As part of the reframing, I think we need to be honest here too. Brutally honest.


Never eating another cake, cupcake, candy bar, cookie, ice cream or drinking anything with sugar in it EVER again in your life is unrealistic. What a buzz kill too!


Realistically, we talking of putting sugar in its rightful place in our life. As treats, parts of celebrations and places where enjoyment is complimented with sweetened foods and drinks. We are looking to corral it into its own category where it can be honored, appreciated and enjoyed guilt free.


When sugar is everywhere in your diet and drinks every day, it is not in its rightful place. There is imbalance and that creates the running amok situation we find ourselves in today with having a love-hate relationship with sugar. This is where sugar gets its bad rap as our enemy.


Building Sugar Fences

Once we realize the goal is not to eradicate but rather corral sugar in our life, things become more easily planned.


Each of us needs to determine what that treat special category in our diet looks like. Is it just special occasions like birthdays, weddings, and holidays? What do we turn to food wise when things are not so happy? Decorate this treat area with all you need to equip sugar in your life. Make it a happy, comforting place that is exactly what you need sugar to represent for you.


Then build it.


Leverage this special room every day. If you have a place to put sugar in your life, then navigating your daily diet becomes a more even playing field. You can feel empowered to make choices around what you eat that has sugar in it. You feel more in control when craving arise. As you encounter sugar in your day, you know you have a place where sugar can go if it is not a situation, place, time, purpose where you want to consume it.


It takes practice. You won’t do it perfectly every time, especially in the beginning. This is important to recognize because if you don’t release the guilt and shame or call it cheating then you are continuing to punish yourself for being human.
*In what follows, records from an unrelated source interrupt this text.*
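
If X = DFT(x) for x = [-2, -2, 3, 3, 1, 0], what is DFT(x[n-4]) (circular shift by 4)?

Time shift by 4: X_shifted[k] = ω_6^(4k) · X[k]
Shifted x = [3, 3, 1, 0, -2, -2]

DFT(x[n-4]) = [3, 4.0000-6.9282i, 3.0000-1.7321i, 1, 3.0000+1.7321i, 4.0000+6.9282i]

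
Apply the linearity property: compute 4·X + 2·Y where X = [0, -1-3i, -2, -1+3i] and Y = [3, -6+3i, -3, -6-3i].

By linearity: DFT(4x + 2y) = 4·DFT(x) + 2·DFT(y)
= 4·[0, -1-3i, -2, -1+3i] + 2·[3, -6+3i, -3, -6-3i]

Computing element-wise:
Z[0] = 4·(0) + 2·(3) = 6
Z[1] = 4·(-1-3i) + 2·(-6+3i) = -16-6i
Z[2] = 4·(-2) + 2·(-3) = -14
Z[3] = 4·(-1+3i) + 2·(-6-3i) = -16+6i

DFT(4x + 2y) = 4·X + 2·Y = [6, -16-6i, -14, -16+6i]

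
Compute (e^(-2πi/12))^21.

Since ω_12^12 = 1, powers reduce modulo 12.
21 mod 12 = 9
So ω_12^21 = ω_12^9 = e^(-2πi·9/12)

ω_12^21 = ω_12^9 = 1i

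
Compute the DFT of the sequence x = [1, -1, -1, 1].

X[k] = Σ(n=0 to 3) x[n] · ω_4^(nk)
where ω_4 = e^(-2πi/4)

Computing each X[k]:
X[0] = 0
X[1] = 2+2i
X[2] = 0
X[3] = 2-2i

X = [0, 2+2i, 0, 2-2i]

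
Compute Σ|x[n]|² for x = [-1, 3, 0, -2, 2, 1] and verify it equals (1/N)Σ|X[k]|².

Time domain:
Σ|x[n]|² = |-1|² + |3|² + |0|² + |-2|² + |2|² + |1|² = 19.0000

Frequency domain:
(1/6)Σ|X[k]|² = (1/6)(|3|² + |2|² + |-6.0000-3.4641i|² + |-1|² + |-6.0000+3.4641i|² + |2|²) = (1/6)·114.0000 = 19.0000

Both sides agree, confirming Parseval's theorem.

Σ|x[n]|² = (1/N)Σ|X[k]|² = 19.0000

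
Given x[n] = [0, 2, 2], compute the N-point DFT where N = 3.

X[k] = Σ(n=0 to 2) x[n] · ω_3^(nk)
where ω_3 = e^(-2πi/3)

Computing each X[k]:
X[0] = 4
X[1] = -2
X[2] = -2

X = [4, -2, -2]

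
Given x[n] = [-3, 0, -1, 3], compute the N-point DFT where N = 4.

X[k] = Σ(n=0 to 3) x[n] · ω_4^(nk)
where ω_4 = e^(-2πi/4)

Computing each X[k]:
X[0] = -1
X[1] = -2+3i
X[2] = -7
X[3] = -2-3i

X = [-1, -2+3i, -7, -2-3i]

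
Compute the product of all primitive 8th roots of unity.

The primitive 8th roots of unity are ω_8^k for k coprime to 8: k ∈ {1, 3, 5, 7}
Their product equals the constant term of the cyclotomic polynomial Φ_8(x) up to sign.
For n ≥ 3, the product of all primitive nth roots of unity is 1. (For n=1 it is 1; for n=2 it is -1.)

1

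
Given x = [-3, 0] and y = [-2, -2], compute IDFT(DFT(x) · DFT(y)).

(x ⊛ y)[n] = Σ(m=0 to 1) x[m] · y[(n-m) mod 2]

Computing each output sample:
(x ⊛ y)[0] = 6
(x ⊛ y)[1] = 6

x ⊛ y = [6, 6]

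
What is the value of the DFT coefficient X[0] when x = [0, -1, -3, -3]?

X[0] = Σ(n=0 to 3) x[n] · ω_4^0 = Σ x[n]
= (0) + (-1) + (-3) + (-3)

X[0] = -7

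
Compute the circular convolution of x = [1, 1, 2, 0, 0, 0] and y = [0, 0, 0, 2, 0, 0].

(x ⊛ y)[n] = Σ(m=0 to 5) x[m] · y[(n-m) mod 6]

Computing each output sample:
(x ⊛ y)[0] = 0
(x ⊛ y)[1] = 0
(x ⊛ y)[2] = 0
(x ⊛ y)[3] = 2
(x ⊛ y)[4] = 2
(x ⊛ y)[5] = 4

x ⊛ y = [0, 0, 0, 2, 2, 4]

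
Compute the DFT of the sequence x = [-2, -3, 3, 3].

X[k] = Σ(n=0 to 3) x[n] · ω_4^(nk)
where ω_4 = e^(-2πi/4)

Computing each X[k]:
X[0] = 1
X[1] = -5+6i
X[2] = 1
X[3] = -5-6i

X = [1, -5+6i, 1, -5-6i]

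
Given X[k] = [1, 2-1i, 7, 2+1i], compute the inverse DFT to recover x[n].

x[n] = (1/4) Σ(k=0 to 3) X[k] · e^(2πikn/4)

Computing each x[n]:
x[0] = 3
x[1] = -1
x[2] = 1
x[3] = -2

x = [3, -1, 1, -2]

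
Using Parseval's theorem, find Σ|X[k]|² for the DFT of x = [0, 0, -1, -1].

Parseval: Σ|x[n]|² = (1/N)Σ|X[k]|², so Σ|X[k]|² = N·Σ|x[n]|² = 4·2.0000

Σ|X[k]|² = N·Σ|x[n]|² = 4·2.0000 = 8.0000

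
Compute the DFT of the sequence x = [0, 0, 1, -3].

X[k] = Σ(n=0 to 3) x[n] · ω_4^(nk)
where ω_4 = e^(-2πi/4)

Computing each X[k]:
X[0] = -2
X[1] = -1-3i
X[2] = 4
X[3] = -1+3i

X = [-2, -1-3i, 4, -1+3i]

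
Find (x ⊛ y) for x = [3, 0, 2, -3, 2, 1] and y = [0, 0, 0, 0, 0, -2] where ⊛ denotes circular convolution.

(x ⊛ y)[n] = Σ(m=0 to 5) x[m] · y[(n-m) mod 6]

Computing each output sample:
(x ⊛ y)[0] = 0
(x ⊛ y)[1] = -4
(x ⊛ y)[2] = 6
(x ⊛ y)[3] = -4
(x ⊛ y)[4] = -2
(x ⊛ y)[5] = -6

x ⊛ y = [0, -4, 6, -4, -2, -6]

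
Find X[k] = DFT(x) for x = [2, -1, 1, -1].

X[k] = Σ(n=0 to 3) x[n] · ω_4^(nk)
where ω_4 = e^(-2πi/4)

Computing each X[k]:
X[0] = 1
X[1] = 1
X[2] = 5
X[3] = 1

X = [1, 1, 5, 1]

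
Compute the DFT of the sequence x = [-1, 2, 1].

X[k] = Σ(n=0 to 2) x[n] · ω_3^(nk)
where ω_3 = e^(-2πi/3)

Computing each X[k]:
X[0] = 2
X[1] = -2.5000-0.8660i
X[2] = -2.5000+0.8660i

X = [2, -2.5000-0.8660i, -2.5000+0.8660i]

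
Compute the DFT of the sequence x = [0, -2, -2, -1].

X[k] = Σ(n=0 to 3) x[n] · ω_4^(nk)
where ω_4 = e^(-2πi/4)

Computing each X[k]:
X[0] = -5
X[1] = 2+1i
X[2] = 1
X[3] = 2-1i

X = [-5, 2+1i, 1, 2-1i]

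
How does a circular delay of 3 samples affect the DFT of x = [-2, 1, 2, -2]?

Time shift by 3: X_shifted[k] = ω_4^(3k) · X[k]
Shifted x = [1, 2, -2, -2]

DFT(x[n-3]) = [-1, 3-4i, -1, 3+4i]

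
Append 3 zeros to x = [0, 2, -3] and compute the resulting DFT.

Original 3-point DFT: [-1, 0.5000-4.3301i, 0.5000+4.3301i]
Zero-padded 6-point DFT provides frequency interpolation.

DFT_6([x, 0, ...]) = [-1, 2.5000+0.8660i, 0.5000-4.3301i, -5, 0.5000+4.3301i, 2.5000-0.8660i]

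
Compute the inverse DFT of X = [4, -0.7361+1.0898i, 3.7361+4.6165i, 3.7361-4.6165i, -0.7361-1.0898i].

x[n] = (1/5) Σ(k=0 to 4) X[k] · e^(2πikn/5)

Computing each x[n]:
x[0] = 2
x[1] = -2
x[2] = 3
x[3] = 0
x[4] = 1

x = [2, -2, 3, 0, 1]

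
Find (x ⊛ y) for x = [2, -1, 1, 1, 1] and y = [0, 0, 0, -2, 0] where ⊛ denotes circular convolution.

(x ⊛ y)[n] = Σ(m=0 to 4) x[m] · y[(n-m) mod 5]

Computing each output sample:
(x ⊛ y)[0] = -2
(x ⊛ y)[1] = -2
(x ⊛ y)[2] = -2
(x ⊛ y)[3] = -4
(x ⊛ y)[4] = 2

x ⊛ y = [-2, -2, -2, -4, 2]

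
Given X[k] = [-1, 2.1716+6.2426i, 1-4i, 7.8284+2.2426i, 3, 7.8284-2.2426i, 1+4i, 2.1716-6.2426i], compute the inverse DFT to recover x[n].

x[n] = (1/8) Σ(k=0 to 7) X[k] · e^(2πikn/8)

Computing each x[n]:
x[0] = 3
x[1] = -2
x[2] = -1
x[3] = -2
x[4] = -2
x[5] = 3
x[6] = 1
x[7] = -1

x = [3, -2, -1, -2, -2, 3, 1, -1]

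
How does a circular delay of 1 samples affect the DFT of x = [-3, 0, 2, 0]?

Time shift by 1: X_shifted[k] = ω_4^(1k) · X[k]
Shifted x = [0, -3, 0, 2]

DFT(x[n-1]) = [-1, 5i, 1, -5i]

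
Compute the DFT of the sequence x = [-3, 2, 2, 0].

X[k] = Σ(n=0 to 3) x[n] · ω_4^(nk)
where ω_4 = e^(-2πi/4)

Computing each X[k]:
X[0] = 1
X[1] = -5-2i
X[2] = -3
X[3] = -5+2i

X = [1, -5-2i, -3, -5+2i]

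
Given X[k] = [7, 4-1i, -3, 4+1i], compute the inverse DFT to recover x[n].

x[n] = (1/4) Σ(k=0 to 3) X[k] · e^(2πikn/4)

Computing each x[n]:
x[0] = 3
x[1] = 3
x[2] = -1
x[3] = 2

x = [3, 3, -1, 2]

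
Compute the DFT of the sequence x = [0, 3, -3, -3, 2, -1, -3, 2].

X[k] = Σ(n=0 to 7) x[n] · ω_8^(nk)
where ω_8 = e^(-2πi/8)

Computing each X[k]:
X[0] = -3
X[1] = 4.3640+0.7071i
X[2] = 8-3i
X[3] = -8.3640+0.7071i
X[4] = -5
X[5] = -8.3640-0.7071i
X[6] = 8+3i
X[7] = 4.3640-0.7071i

X = [-3, 4.3640+0.7071i, 8-3i, -8.3640+0.7071i, -5, -8.3640-0.7071i, 8+3i, 4.3640-0.7071i]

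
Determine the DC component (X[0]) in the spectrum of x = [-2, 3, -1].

X[0] = Σ(n=0 to 2) x[n] · ω_3^0 = Σ x[n]
= (-2) + (3) + (-1)

X[0] = 0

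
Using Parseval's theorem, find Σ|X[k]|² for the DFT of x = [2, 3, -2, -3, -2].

Parseval: Σ|x[n]|² = (1/N)Σ|X[k]|², so Σ|X[k]|² = N·Σ|x[n]|² = 5·30.0000

Σ|X[k]|² = N·Σ|x[n]|² = 5·30.0000 = 150.0000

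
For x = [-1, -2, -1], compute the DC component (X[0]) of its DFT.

X[0] = Σ(n=0 to 2) x[n] · ω_3^0 = Σ x[n]
= (-1) + (-2) + (-1)

X[0] = -4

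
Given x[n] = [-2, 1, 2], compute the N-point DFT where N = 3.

X[k] = Σ(n=0 to 2) x[n] · ω_3^(nk)
where ω_3 = e^(-2πi/3)

Computing each X[k]:
X[0] = 1
X[1] = -3.5000+0.8660i
X[2] = -3.5000-0.8660i

X = [1, -3.5000+0.8660i, -3.5000-0.8660i]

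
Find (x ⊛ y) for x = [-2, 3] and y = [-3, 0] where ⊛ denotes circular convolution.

(x ⊛ y)[n] = Σ(m=0 to 1) x[m] · y[(n-m) mod 2]

Computing each output sample:
(x ⊛ y)[0] = 6
(x ⊛ y)[1] = -9

x ⊛ y = [6, -9]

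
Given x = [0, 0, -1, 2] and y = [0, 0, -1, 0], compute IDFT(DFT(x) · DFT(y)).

(x ⊛ y)[n] = Σ(m=0 to 3) x[m] · y[(n-m) mod 4]

Computing each output sample:
(x ⊛ y)[0] = 1
(x ⊛ y)[1] = -2
(x ⊛ y)[2] = 0
(x ⊛ y)[3] = 0

x ⊛ y = [1, -2, 0, 0]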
Whenever we rebuild something in our life, it takes time to build up the skill to do it well. Sugar is no exception. Beating yourself up over not being perfect on day 1 is not constructive or positive to supporting the changes you are attempting to make.


Feel it. It’s ok. You will get there. When you eat sugar rather than put it in the special category, look at why. Was it a particularly stressful time? Did something happen? What were you thinking, feeling and doing at the time? Part of our healing with sugar is also learning to process our emotions in a healthy way. We don’t want to just push down our feelings and cover them in a layer of sugary frosting anymore.


As you redefine where sugar comes up in your day, you quickly realize the hold it has had on you. Amazing things start to show up that you didn’t realize was holding you under the sugar glaze.

  • Food taste better! Your taste buds reawaken and you start to experience more flavor in your food.

  • Sugary treats become smaller in portion. Without sugar in your diet every day or every meal, when you have it, you actually want less of it! How beautiful is that? You can enjoy it and naturally want less of it. You savor what you have and it becomes pleasurable on a new level that I promise you do not have today. Yes, sugar is always pleasurable but when you are at this point in your relationship with it, it’s like a whole new lover that you didn’t realize you were missing.

  • Your cravings change. Cravings are mostly emotional responses presenting as physical sensations in our body. With the shift of sugar in our life, we find we are processing our feelings in an improved way which in turn changes our cravings.

  • Your mood and behavior improve. Our normal mode of operation is flight or fight, high stress mode every day. When we improve our relationship with sugar, we are calmer, more centered and happier. We feel more attentive and able to focus on complex tasks with more energy. Imagine how different our children will be with this change!